Seroquel (generic quetiapine fumarate), is an antipsychotic medication manufactured by AstraZeneca. The FDA approved the drug in 1997 to treat schizophrenia, but additional off-label uses to treat anxiety, obsessive-compulsive disorders, dementia, and autism are where the big money is for AstraZeneca. And big money it is. Seroquel had $3.4 billion in sales in 2006 alone. 88 countries approved Seroquel to treat schizophrenia, 79 countries approved it to treat bipolar mania, and in 11 countries including the U.S. approved it to treat bipolar depression. Last week AstraZeneca sought approval for its more recent creation, Seroquel XR (quetiapine fumarate) both in the treatment of manic episodes and the treatment of depressive episodes associated with bipolar disorder.

It may well be that Seroquel is efficacious in treating these symptoms. But there are increasing reports about the increased risk of diabetes pancreatitis in patients taking Seroquel. The FDA has warned of diabetes risks from Seroquel and the labeling has changed in Seroquel. But Seroquel remains on the market today.

At a congressional hearing on drug safety, Dr.
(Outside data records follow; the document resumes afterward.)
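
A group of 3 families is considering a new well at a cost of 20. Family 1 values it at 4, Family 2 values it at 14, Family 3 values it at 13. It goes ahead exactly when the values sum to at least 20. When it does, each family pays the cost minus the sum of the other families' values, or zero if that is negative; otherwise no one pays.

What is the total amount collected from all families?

5

Total value 31 ≥ cost 20, so it is built.
Family 1: others sum to 27; max(0, 20 - 27) = 0.
Family 2: others sum to 17; max(0, 20 - 17) = 3.
Family 3: others sum to 18; max(0, 20 - 18) = 2.
Total collected = 0 + 3 + 2 = 5.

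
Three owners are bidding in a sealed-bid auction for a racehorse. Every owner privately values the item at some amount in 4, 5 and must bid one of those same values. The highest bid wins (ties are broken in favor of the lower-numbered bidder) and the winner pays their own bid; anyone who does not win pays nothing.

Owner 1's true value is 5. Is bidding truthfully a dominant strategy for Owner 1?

No

Consider the case where Owner 2 bids 4 and Owner 3 bids 4.
Truthful bid 5: wins, pays 5, utility 5 - 5 = 0.
Bid 4 instead: wins, pays 4, utility 5 - 4 = 1.
Since 1 > 0, bidding 4 is strictly better here, so truthful bidding is not dominant.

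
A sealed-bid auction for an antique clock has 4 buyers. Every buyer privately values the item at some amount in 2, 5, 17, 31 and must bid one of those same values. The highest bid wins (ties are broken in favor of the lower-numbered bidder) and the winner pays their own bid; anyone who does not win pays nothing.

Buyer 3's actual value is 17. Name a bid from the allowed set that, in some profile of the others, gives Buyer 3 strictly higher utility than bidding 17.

Suppose Buyer 1 bids 2, Buyer 2 bids 2 and Buyer 4 bids 2.
Bid 17: wins, pays 17, utility 17 - 17 = 0.
Bid 5: wins, pays 5, utility 17 - 5 = 12.
So bidding 5 beats truth here (12 > 0).

5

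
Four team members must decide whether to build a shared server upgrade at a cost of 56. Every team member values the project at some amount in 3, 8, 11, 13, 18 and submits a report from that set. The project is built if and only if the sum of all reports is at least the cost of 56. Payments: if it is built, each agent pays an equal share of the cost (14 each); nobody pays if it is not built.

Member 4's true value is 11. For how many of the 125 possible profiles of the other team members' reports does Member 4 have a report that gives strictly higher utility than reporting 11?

Others report (11, 18, 18): truth gives -3; report 3 gives 0 > -3. Violating.
Others report (13, 18, 18): truth gives -3; report 3 gives 0 > -3. Violating.
Others report (18, 11, 18): truth gives -3; report 3 gives 0 > -3. Violating.
Others report (18, 13, 18): truth gives -3; report 3 gives 0 > -3. Violating.
Others report (3, 3, 3): truth gives 0; no alternative beats it.
Others report (3, 3, 8): truth gives 0; no alternative beats it.
(Checking all 125 profiles: 6 have a profitable deviation, 119 do not.)

6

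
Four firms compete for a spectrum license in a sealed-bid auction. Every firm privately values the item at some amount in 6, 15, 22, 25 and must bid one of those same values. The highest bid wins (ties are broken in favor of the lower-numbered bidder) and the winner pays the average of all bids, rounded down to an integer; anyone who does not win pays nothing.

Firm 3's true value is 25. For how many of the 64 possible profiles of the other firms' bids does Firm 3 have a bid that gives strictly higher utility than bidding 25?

Others bid (6, 6, 6): truth gives 15; bid 15 gives 17 > 15. Violating.
Others bid (6, 6, 15): truth gives 12; bid 15 gives 15 > 12. Violating.
Others bid (6, 15, 6): truth gives 12; bid 22 gives 13 > 12. Violating.
Others bid (6, 15, 15): truth gives 10; bid 22 gives 11 > 10. Violating.
Others bid (6, 6, 22): truth gives 11; no alternative beats it.
Others bid (6, 6, 25): truth gives 10; no alternative beats it.
(Checking all 64 profiles: 11 have a profitable deviation, 53 do not.)

11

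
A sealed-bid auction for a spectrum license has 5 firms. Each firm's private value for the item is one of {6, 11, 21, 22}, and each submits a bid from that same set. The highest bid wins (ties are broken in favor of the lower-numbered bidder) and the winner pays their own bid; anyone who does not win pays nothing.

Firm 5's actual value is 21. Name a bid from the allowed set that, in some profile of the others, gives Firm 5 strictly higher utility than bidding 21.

11

Suppose Firm 1 bids 6, Firm 2 bids 6, Firm 3 bids 6 and Firm 4 bids 6.
Bid 21: wins, pays 21, utility 21 - 21 = 0.
Bid 11: wins, pays 11, utility 21 - 11 = 10.
So bidding 11 beats truth here (10 > 0).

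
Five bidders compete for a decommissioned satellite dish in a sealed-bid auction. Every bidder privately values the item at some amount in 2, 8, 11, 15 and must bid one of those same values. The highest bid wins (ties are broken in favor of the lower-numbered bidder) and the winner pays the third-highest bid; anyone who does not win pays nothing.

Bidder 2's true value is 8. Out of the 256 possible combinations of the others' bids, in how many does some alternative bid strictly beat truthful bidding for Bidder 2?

Others bid (2, 2, 2, 11): truth gives 0; bid 11 gives 6 > 0. Violating.
Others bid (2, 2, 2, 15): truth gives 0; bid 15 gives 6 > 0. Violating.
Others bid (2, 2, 11, 2): truth gives 0; bid 11 gives 6 > 0. Violating.
Others bid (2, 2, 15, 2): truth gives 0; bid 15 gives 6 > 0. Violating.
Others bid (2, 2, 2, 2): truth gives 6; no alternative beats it.
Others bid (2, 2, 2, 8): truth gives 6; no alternative beats it.
(Checking all 256 profiles: 8 have a profitable deviation, 248 do not.)

8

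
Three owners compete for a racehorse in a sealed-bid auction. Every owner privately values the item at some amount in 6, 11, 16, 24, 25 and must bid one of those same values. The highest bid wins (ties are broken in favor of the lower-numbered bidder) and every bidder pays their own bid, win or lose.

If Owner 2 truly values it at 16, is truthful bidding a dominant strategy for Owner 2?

No

Consider the case where Owner 1 bids 6 and Owner 3 bids 6.
Truthful bid 16: wins, pays 16, utility 16 - 16 = 0.
Bid 11 instead: wins, pays 11, utility 16 - 11 = 5.
Since 5 > 0, bidding 11 is strictly better here, so truthful bidding is not dominant.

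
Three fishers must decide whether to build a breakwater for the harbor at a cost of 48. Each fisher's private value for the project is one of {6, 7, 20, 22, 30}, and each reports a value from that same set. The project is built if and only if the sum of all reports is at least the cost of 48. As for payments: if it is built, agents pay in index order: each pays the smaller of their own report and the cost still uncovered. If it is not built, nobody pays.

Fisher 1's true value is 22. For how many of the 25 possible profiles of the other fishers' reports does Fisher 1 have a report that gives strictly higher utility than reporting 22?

Others report (6, 22): truth gives 0; report 20 gives 2 > 0. Violating.
Others report (6, 30): truth gives 0; report 20 gives 2 > 0. Violating.
Others report (7, 22): truth gives 0; report 20 gives 2 > 0. Violating.
Others report (7, 30): truth gives 0; report 20 gives 2 > 0. Violating.
Others report (6, 6): truth gives 0; no alternative beats it.
Others report (6, 7): truth gives 0; no alternative beats it.
(Checking all 25 profiles: 17 have a profitable deviation, 8 do not.)

17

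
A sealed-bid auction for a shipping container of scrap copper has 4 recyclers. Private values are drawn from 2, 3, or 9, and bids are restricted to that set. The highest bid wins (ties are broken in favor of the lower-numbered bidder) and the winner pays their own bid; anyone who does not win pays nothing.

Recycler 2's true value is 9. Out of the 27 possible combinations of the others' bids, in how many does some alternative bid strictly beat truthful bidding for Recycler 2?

4

Others bid (2, 2, 2): truth gives 0; bid 3 gives 6 > 0. Violating.
Others bid (2, 2, 3): truth gives 0; bid 3 gives 6 > 0. Violating.
Others bid (2, 3, 2): truth gives 0; bid 3 gives 6 > 0. Violating.
Others bid (2, 3, 3): truth gives 0; bid 3 gives 6 > 0. Violating.
Others bid (2, 2, 9): truth gives 0; no alternative beats it.
Others bid (2, 3, 9): truth gives 0; no alternative beats it.
(Checking all 27 profiles: 4 have a profitable deviation, 23 do not.)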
David Graham, an FDA drug safety expert, was asked about concerns he had on drugs available today. Dr. Graham testified that “I would pay careful attention to antipsychotic medications. The problem with these drugs are that we know that they are being used extensively off-label in nursing homes to sedate elderly patients with dementia and other types of disorders… But the fact is, is that it increases mortality perhaps by 100 percent. It doubles mortality. So I did a back-of-the-envelope calculation on this and you have probably got 15,000 elderly people in nursing homes dying each year from the off-label use of antipsychotic medications…. With every pill that gets dispensed in a nursing home, the drug company is laughing all the way to the bank.” Fifteen thousand people is an incredible number of people to die. But there is no uproar, and the drug remains on the market.

You might ask how it has achieved sales of $3.4 billion dollars while the FDA has only approved atypicals for bipolar disorder and schizophrenia, diseases that affect just 1 percent of us. In fact, Seroquel is third on the hit parade–two other atypicals, Risperdal and Zyprexa sell more than Seroquel. The sales reps for the companies that sell Seroquel, Risperdal, and Zyprexa are good at their jobs and they know how to push these drugs on doctors who they well know are not treating bipolar or schizophrenic patients.

2013 Update: Most Seroquel lawsuits have been resolved or settled. Our law firm is not accepting new Seroquel injury cases. If you missed out on bringing a claim…. honestly, you did not miss much. The cases settled for very little.